Japanese researchers
have mapped, using MRI where happiness emerges in the brain. The
study, published in Scientific Reports, paves the way for
objectively measuring happiness and provides insights on a
neurologically based way of being happy.
A team at Kyoto University has found an answer from a neurological
perspective. Overall happiness, according to their study, is a
combination of happy emotions and satisfaction of life coming
together in the precuneus, a region in the medial parietal lobe.
People feel emotions in different ways; for instance, some people
feel happiness more intensely than others when they receive
compliments. Psychologists have found that emotional factors like
these and satisfaction of life together constitutes the subjective
experience of being happy.
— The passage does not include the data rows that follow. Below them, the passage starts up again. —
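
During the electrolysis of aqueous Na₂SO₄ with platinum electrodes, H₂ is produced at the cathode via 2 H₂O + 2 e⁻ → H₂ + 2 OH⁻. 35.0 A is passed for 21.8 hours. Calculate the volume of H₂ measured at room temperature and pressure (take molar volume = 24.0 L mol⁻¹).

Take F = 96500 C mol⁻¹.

Q = I·t = 35.00 A × 78480 s = 2747000 C.
n(e⁻) = Q/F = 2747000 / 96500 = 28.46 mol.
2 electrons are transferred per H₂ molecule, so n(H₂) = 28.46 / 2 = 14.23 mol.
V = n × V_m = 14.23 × 24.0 = 342 L.

342 L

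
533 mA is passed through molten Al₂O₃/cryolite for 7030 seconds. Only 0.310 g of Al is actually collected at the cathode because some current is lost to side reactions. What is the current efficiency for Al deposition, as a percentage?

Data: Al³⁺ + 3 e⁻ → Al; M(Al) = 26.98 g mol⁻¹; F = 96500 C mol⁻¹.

Q = I·t = 0.5330 × 7030.0 = 3747 C; n(e⁻) = 3747/96500 = 0.03883 mol.
Theoretical n(Al) = n(e⁻)/3 = 0.01294 mol, i.e. m_theo = 0.01294 × 26.98 = 0.3492 g.
Efficiency = m_actual / m_theo = 0.310 / 0.3492 = 88.8 %.

88.8 %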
The neural mechanism behind how
happiness emerges, however, remained unclear. Understanding that
mechanism will be a huge asset for quantifying levels of
happiness.
Their analysis revealed that those who scored higher on the
happiness surveys had more grey matter mass in the precuneus. In
other words, people who feel happiness more intensely, feel
sadness less intensely, and are more able to find meaning in life.
"Several studies have shown that meditation increases grey matter
mass in the precuneus. This new insight on where happiness happens
in the brain will be useful for developing happiness programs
based on scientific research." Am thinking my precuneus must be
enlarged, especially on a Happy Friday.